Bahar geldi. Ağaçların kimisine su yürüdü, çiçek açtılar, şimdi yaprakları çıkıyor. Kırlar iyice yeşillendi, aralarda beyaz papatyalar (ne zaman papatya desem annem, “papatya değil, şeker tabağı deriz biz onlara” diyor, bilmiyorum farkını), mor ballıbabalar, sarı hindibalar, küçük mine çiçekleri açtılar. Kendim görmedim ama geçen hafta zorunlu istirahattayken Lale aradı, leyleklerin geldiğini bildirdi. Kırlarda karınca görmedim henüz, ama mutfağımda iki tane gördüm :) Doğa hareketleniyor…

Doğayla bağlantıya dikkatimizi, enerjimizi yöneltmek kendi canlılığımız için çok önemli… Şehir yaşamı, toplumun kurgulanışı, zihnimizin neyin önemli olduğunu tam kavrayamayışı gibi sebeplerle kendimize, doğamıza, doğaya yabancılaşıyoruz… Yabancılaştıkça da, yoruluyoruz, kaybolmuş hissediyoruz, içimiz sıkılıyor…

Ağaçlarla, çiçeklerle, denizle, derelerle, kedilerle, köpeklerle, kelebeklerle, kuşlarla, rüzgarla, yıldızlarla zaman geçirmek yaşamsal önemde… Yaşama baktığımda öyle anlıyorum...
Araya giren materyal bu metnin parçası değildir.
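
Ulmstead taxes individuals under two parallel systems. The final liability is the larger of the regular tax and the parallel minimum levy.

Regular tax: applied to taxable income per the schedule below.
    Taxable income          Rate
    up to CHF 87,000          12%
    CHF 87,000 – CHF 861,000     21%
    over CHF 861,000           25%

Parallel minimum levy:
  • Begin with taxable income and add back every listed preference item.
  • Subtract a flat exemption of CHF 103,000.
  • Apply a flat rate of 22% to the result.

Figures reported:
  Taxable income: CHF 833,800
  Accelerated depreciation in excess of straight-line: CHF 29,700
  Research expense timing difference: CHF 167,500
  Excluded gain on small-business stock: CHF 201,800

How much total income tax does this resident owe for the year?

Parallel minimum levy:
  Adjusted income: CHF 833,800 + CHF 29,700 + CHF 167,500 + CHF 201,800 = CHF 1,232,800
  Less exemption CHF 103,000 → base CHF 1,129,800
  CHF 1,129,800 × 22% = CHF 248,556

Regular tax:
  CHF 87,000 × 12% = CHF 10,440
  CHF 746,800 × 21% = CHF 156,828
  → CHF 167,268

CHF 248,556 > CHF 167,268, so the parallel minimum levy is the binding amount.

CHF 248,556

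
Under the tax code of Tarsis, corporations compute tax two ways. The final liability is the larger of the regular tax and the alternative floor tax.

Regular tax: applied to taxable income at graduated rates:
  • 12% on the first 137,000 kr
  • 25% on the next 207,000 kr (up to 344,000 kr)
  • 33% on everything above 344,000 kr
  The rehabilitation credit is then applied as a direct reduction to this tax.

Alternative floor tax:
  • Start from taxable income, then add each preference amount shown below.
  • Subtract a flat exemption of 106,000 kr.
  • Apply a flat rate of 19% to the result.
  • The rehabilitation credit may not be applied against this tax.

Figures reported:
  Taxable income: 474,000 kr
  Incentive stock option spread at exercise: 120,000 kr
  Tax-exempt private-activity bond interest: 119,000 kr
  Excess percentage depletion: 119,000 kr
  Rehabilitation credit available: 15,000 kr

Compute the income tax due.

137,940 kr

Alternative floor tax:
  Adjusted income: 474,000 kr + 120,000 kr + 119,000 kr + 119,000 kr = 832,000 kr
  Less exemption 106,000 kr → base 726,000 kr
  726,000 kr × 19% = 137,940 kr

Regular tax:
  137,000 kr × 12% = 16,440 kr
  207,000 kr × 25% = 51,750 kr
  130,000 kr × 33% = 42,900 kr
  → 111,090 kr
  Less rehabilitation credit 15,000 kr → 96,090 kr

137,940 kr > 96,090 kr, so the alternative floor tax is the binding amount.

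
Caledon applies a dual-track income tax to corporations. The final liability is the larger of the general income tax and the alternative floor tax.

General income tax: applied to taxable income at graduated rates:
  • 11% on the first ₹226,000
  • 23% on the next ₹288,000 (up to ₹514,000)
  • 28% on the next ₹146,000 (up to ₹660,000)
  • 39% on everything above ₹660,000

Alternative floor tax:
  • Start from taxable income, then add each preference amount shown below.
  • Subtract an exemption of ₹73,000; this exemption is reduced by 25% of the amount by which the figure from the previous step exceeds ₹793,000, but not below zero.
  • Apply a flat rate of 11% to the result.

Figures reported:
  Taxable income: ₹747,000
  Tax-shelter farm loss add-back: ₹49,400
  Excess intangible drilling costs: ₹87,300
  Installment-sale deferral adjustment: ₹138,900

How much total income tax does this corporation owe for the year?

₹165,910

General income tax:
  ₹226,000 × 11% = ₹24,860
  ₹288,000 × 23% = ₹66,240
  ₹146,000 × 28% = ₹40,880
  ₹87,000 × 39% = ₹33,930
  → ₹165,910

Alternative floor tax:
  Adjusted income: ₹747,000 + ₹49,400 + ₹87,300 + ₹138,900 = ₹1,022,600
  Exemption: ₹73,000 − 25% × (₹1,022,600 − ₹793,000) = ₹73,000 − ₹57,400 = ₹15,600
  Base: ₹1,022,600 − ₹15,600 = ₹1,007,000
  ₹1,007,000 × 11% = ₹110,770

₹165,910 > ₹110,770, so the general income tax governs.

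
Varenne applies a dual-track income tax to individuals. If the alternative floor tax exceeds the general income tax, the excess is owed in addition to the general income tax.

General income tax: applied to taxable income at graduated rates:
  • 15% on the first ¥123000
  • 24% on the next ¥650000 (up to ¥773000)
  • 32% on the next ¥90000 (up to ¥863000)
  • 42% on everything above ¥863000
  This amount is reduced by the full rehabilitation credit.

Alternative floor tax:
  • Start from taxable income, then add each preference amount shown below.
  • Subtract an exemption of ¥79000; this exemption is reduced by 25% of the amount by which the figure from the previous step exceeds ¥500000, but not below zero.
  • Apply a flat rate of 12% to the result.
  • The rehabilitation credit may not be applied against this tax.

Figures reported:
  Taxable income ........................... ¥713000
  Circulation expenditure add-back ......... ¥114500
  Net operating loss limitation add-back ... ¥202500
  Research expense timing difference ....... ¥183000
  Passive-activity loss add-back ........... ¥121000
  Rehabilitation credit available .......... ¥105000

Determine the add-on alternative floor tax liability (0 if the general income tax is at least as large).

Alternative floor tax:
  Adjusted income: ¥713000 + ¥114500 + ¥202500 + ¥183000 + ¥121000 = ¥1334000
  Exemption: 25% × (¥1334000 − ¥500000) = ¥208500 ≥ ¥79000, so the exemption is fully phased out
  Base: ¥1334000 − ¥0 = ¥1334000
  ¥1334000 × 12% = ¥160080

General income tax:
  ¥123000 × 15% = ¥18450
  ¥590000 × 24% = ¥141600
  → ¥160050
  Less rehabilitation credit ¥105000 → ¥55050

Excess of alternative floor tax over general income tax: ¥160080 − ¥55050 = ¥105030.

¥105030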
Bir de doğayla ortak yaratım hali var ki, belki de en güzel ekip çalışmalarından biri… Bahçesi olanlara ne mutlu… Oturduğum evin küçücük bir balkonu var, sabah güneşi alıyor yalnızca… Doğayla birlikte bu sene maydanoz, nane, kekik, roka, sarımsak, semizotu, küçük acı biber yetiştiriyoruz… Domates fidesi için de tohum ektim ama bir fideyi yetiştirecek yerim var, gerisi sağlık içinde büyürse, bahçesi olanlara vereceğim. Soğan da ekeceğim, daha alamadım. (arpacık soğanlar çok güzel yeşil soğan oluyor) Lavantayı da bekliyorum.
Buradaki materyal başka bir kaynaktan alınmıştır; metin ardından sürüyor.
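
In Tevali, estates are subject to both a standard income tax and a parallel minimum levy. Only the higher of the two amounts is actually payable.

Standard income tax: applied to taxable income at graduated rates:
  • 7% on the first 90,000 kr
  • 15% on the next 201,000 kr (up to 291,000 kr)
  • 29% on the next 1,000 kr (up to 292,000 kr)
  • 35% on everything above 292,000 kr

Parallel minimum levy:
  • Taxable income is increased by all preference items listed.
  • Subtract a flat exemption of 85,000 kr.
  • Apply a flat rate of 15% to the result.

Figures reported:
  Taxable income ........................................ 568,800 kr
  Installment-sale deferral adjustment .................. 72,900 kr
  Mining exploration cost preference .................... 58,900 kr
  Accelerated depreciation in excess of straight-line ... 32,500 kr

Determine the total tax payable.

133,620 kr

Parallel minimum levy:
  Adjusted income: 568,800 kr + 72,900 kr + 58,900 kr + 32,500 kr = 733,100 kr
  Less exemption 85,000 kr → base 648,100 kr
  648,100 kr × 15% = 97,215 kr

Standard income tax:
  90,000 kr × 7% = 6,300 kr
  201,000 kr × 15% = 30,150 kr
  1,000 kr × 29% = 290 kr
  276,800 kr × 35% = 96,880 kr
  → 133,620 kr

133,620 kr > 97,215 kr, so the standard income tax governs.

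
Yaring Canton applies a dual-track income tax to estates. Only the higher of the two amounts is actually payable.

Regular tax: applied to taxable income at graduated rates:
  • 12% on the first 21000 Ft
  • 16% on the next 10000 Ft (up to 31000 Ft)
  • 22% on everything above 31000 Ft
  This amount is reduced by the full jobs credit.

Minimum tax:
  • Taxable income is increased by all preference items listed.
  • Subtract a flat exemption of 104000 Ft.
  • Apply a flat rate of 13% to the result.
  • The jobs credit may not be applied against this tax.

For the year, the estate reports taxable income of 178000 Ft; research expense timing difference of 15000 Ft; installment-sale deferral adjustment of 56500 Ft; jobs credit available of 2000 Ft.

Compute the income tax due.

Minimum tax:
  Adjusted income: 178000 Ft + 15000 Ft + 56500 Ft = 249500 Ft
  Less exemption 104000 Ft → base 145500 Ft
  145500 Ft × 13% = 18915 Ft

Regular tax:
  21000 Ft × 12% = 2520 Ft
  10000 Ft × 16% = 1600 Ft
  147000 Ft × 22% = 32340 Ft
  → 36460 Ft
  Less jobs credit 2000 Ft → 34460 Ft

34460 Ft > 18915 Ft, so the regular tax governs.

34460 Ft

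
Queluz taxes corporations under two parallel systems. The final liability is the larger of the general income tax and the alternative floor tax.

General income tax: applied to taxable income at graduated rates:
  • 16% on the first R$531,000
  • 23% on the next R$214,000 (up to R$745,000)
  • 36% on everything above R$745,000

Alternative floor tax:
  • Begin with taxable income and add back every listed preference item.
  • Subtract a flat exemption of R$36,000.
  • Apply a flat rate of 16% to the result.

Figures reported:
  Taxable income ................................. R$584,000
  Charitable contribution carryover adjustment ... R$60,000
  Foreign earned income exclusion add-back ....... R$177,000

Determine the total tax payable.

R$125,600

Alternative floor tax:
  Adjusted income: R$584,000 + R$60,000 + R$177,000 = R$821,000
  Less exemption R$36,000 → base R$785,000
  R$785,000 × 16% = R$125,600

General income tax:
  R$531,000 × 16% = R$84,960
  R$53,000 × 23% = R$12,190
  → R$97,150

R$125,600 > R$97,150, so the alternative floor tax is the binding amount.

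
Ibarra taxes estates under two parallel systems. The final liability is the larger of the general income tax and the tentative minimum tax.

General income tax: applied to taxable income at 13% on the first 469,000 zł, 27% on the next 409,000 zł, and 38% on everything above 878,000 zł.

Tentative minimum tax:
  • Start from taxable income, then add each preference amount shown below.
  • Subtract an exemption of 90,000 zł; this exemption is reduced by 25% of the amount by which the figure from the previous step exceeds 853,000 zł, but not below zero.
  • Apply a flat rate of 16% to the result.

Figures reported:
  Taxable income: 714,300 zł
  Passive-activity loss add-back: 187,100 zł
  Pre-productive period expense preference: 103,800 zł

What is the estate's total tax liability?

General income tax:
  469,000 zł × 13% = 60,970 zł
  245,300 zł × 27% = 66,231 zł
  → 127,201 zł

Tentative minimum tax:
  Adjusted income: 714,300 zł + 187,100 zł + 103,800 zł = 1,005,200 zł
  Exemption: 90,000 zł − 25% × (1,005,200 zł − 853,000 zł) = 90,000 zł − 38,050 zł = 51,950 zł
  Base: 1,005,200 zł − 51,950 zł = 953,250 zł
  953,250 zł × 16% = 152,520 zł

152,520 zł > 127,201 zł, so the tentative minimum tax is the binding amount.

152,520 zł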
Bildiğim kadarıyla tohumları ekmek için bugünler en uygun zaman, hatta geçiyor bile…

Gerekenler basit:

* Saksılar (maydanoz, roka, semizotu için uzun saksılar daha iyi. Diğerleri için çok küçük olmamak kaydıyla her boy saksı olabilir.)

* Torf (sazlık bitkilerin havasız koşullarda çürümesiyle oluşmuş toprak. Torf gübre değil, bir toprak çeşidi. Süzek yapılı, yani suyu rahat geçirir, gevşektir. Tohumların çimlenme aşamasında özellikle kullanılabilir, çünkü filizler başını rahatça kaldırabilir. Torf, zirai malzeme satan dükkanlarda, çiçekçilerde, hatta marketlerde rahatlıkla bulunabiliyor.)
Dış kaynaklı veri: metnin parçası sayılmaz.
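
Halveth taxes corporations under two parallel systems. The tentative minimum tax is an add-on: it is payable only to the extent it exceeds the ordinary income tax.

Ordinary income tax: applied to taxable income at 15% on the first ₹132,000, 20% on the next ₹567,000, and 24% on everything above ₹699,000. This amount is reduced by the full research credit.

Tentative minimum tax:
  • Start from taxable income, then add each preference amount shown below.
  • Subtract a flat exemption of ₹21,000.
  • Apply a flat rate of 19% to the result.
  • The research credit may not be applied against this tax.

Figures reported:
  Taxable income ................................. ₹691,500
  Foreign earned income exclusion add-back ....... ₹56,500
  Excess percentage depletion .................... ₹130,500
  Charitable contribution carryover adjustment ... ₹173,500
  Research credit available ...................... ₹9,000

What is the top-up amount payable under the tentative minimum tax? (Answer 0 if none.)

Ordinary income tax:
  ₹132,000 × 15% = ₹19,800
  ₹559,500 × 20% = ₹111,900
  → ₹131,700
  Less research credit ₹9,000 → ₹122,700

Tentative minimum tax:
  Adjusted income: ₹691,500 + ₹56,500 + ₹130,500 + ₹173,500 = ₹1,052,000
  Less exemption ₹21,000 → base ₹1,031,000
  ₹1,031,000 × 19% = ₹195,890

Excess of tentative minimum tax over ordinary income tax: ₹195,890 − ₹122,700 = ₹73,190.

₹73,190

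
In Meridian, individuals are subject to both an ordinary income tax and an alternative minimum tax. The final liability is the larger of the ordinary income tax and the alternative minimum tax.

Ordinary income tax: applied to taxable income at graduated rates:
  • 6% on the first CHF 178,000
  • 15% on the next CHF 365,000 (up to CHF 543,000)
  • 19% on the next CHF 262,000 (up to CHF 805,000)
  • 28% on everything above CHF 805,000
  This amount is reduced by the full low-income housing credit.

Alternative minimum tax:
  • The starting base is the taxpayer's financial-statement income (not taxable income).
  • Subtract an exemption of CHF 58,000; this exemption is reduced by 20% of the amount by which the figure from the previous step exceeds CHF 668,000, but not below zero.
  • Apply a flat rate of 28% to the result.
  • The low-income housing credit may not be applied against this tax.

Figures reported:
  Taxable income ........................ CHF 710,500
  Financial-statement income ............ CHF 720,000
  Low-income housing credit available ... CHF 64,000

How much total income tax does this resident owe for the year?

Ordinary income tax:
  CHF 178,000 × 6% = CHF 10,680
  CHF 365,000 × 15% = CHF 54,750
  CHF 167,500 × 19% = CHF 31,825
  → CHF 97,255
  Less low-income housing credit CHF 64,000 → CHF 33,255

Alternative minimum tax:
  Base (financial-statement income): CHF 720,000
  Exemption: CHF 58,000 − 20% × (CHF 720,000 − CHF 668,000) = CHF 58,000 − CHF 10,400 = CHF 47,600
  Base: CHF 720,000 − CHF 47,600 = CHF 672,400
  CHF 672,400 × 28% = CHF 188,272

CHF 188,272 > CHF 33,255, so the alternative minimum tax is the binding amount.

CHF 188,272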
* Tohum (Ekolojik tohum bulunabiliyorsa, harika. Buğday Derneği Tohumlara Sadakat diye bir kampanya başlattı ama tohum veriyorlar mı bilmiyorum. Mart ayında Atlas Dergisi Buğday Derneği ile ortak semizotu tohumu verdi. Benim semizotları o tohumlardan. Satılmayan dergilerin tohumları ne oldu acaba? Paketli tohumlar daha verimli. Önceki senelerde açık aldığım tohumlardan verim alamadım, zaten küçücük saksıda üretim yapıyoruz, verimsizlik üzüyor insanı. 1997’den bu yana balkon koşullarında ayşekadın fasulye, roka, tere, sarımsak, soğan, çilek, semizotu, kıvırcık, domates, fesleğen, kornişon, acı biber, kekik, adaçayı yetiştirdim. Şu andaki balkonumun ışık ve yer kısıtı sebebiyle, bu seneki ürün yelpazesi dar. Roka, maydanoz, nane, soğan, fesleğenin yetiştirmesi çok kolay yeni başlayanlar için.)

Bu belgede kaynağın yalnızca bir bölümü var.